Rice and his challenger, state Rep. Russell Fry, seem to be running completely different playbooks in South Carolina, with strategists in both parties watching carefully to see which prevails as they sketch plans for the state’s expected First in the South primary in 2024. Rice is running as an old-school country-club Republican, the type of candidate who talks about dollars brought home for federal projects like bridges and beaches in a district that includes Myrtle Beach and went for Trump by 19 points in 2020. A five-term incumbent, Rice casts Trump as a consequential figure in the country’s history, but precisely that: a figure from the past. And when confronted over his impeachment vote, he says he’d do it again—and this time he would drop his opposition to certifying Biden’s win, too.

Fry, by contrast, is making Trump the litmus test for service. Disloyalty toward Trump’s brand of burn-it-down politics demands an ouster. Even though Rice was instrumental in writing Trump’s tax cuts, Fry casts him as little more than a back-stabbing opportunist who is part of the Trump-era slur The Swamp. And even though Rice actually voted against certifying the results of the 2020 election—he cites Pennsylvania’s irregularities—Trump still called him a RINO during a telerally last week for Fry and state Rep. Katie Arrington, who is running against Mace.

Mace, meanwhile, is playing up how she has represented her district during her freshman term. She had been in Washington only a few days when the Jan. 6 mob attacked the Capitol, and she doesn’t linger on her reaction that day. Instead, she’s pointing to her libertarian record and hoping advisers like former Rep. Mick Mulvaney are right when they say voters tend to stick with what they know.

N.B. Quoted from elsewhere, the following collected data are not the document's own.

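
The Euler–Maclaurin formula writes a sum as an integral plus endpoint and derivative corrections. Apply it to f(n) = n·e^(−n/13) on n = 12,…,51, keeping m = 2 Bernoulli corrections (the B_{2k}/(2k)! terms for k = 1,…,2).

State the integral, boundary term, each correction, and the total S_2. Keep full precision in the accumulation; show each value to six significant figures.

S_2 ≈ 115.545

The integral term ∫_12^51 x·e^(−x/13) dx = 112.664.
Boundary: ½(f(12) + f(51)) = ½(4.76754 + 1.00879) = 2.88816.
Integral + boundary = 115.552.
Order-1 term: 1/12 · (-0.0578189 − 0.0305611) = -0.00736500.
Running total after k=1: 115.545.
Order-2 term: −1/720 · (-0.000108039 − 0.00488255) = 6.93137e-06.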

South Carolina’s politics are always among the nastiest, most gut-based in the country. It’s a state seemingly made for Trump’s approach to the field, a Republican electorate that rewards grit and contempt. An April poll of South Carolina residents found 77% of self-identified Republicans believed the 2020 election was unfairly and inaccurately decided, and Trump had an 89% approval among Republicans. (Sticking with the 2024 implications for a beat, Haley stands at 82% approval, so still potentially competitive in a state that historically has proven to carry outsized power in picking nominees.)

All of which is to say Rice may be in for a tricky night. Under South Carolina law, if no candidate tops 50%, the race goes to a June 28 runoff, giving both him and Fry a two-week window to reset and narrow the field. Polling is hard to come by in the state, but one Republican-leaning survey found Fry ahead by 17 points but still stopped at 42%, suggesting a runoff that will double as the de facto general election given the district is seen as solidly Republican. The same pollsters found Mace up 5 points in her primary; her district, too, is one that tends to be red, having had just one Democrat hold the seat for a single two-year term since 1981.

Trump’s record for endorsements to this point has been one of success in open races or with incumbents, and a less rosy one when he’s working with challengers. Four of his challengers fell on May 24 in Georgia’s primary, and another lost in Idaho. While his pattern may seem random, as TIME’s Brian Bennett has reported, Trump’s advisers defend it as the most potent tool in politics. Tuesday’s balloting along the South Carolina coastal communities and their inland neighbors may provide yet further evidence in that case.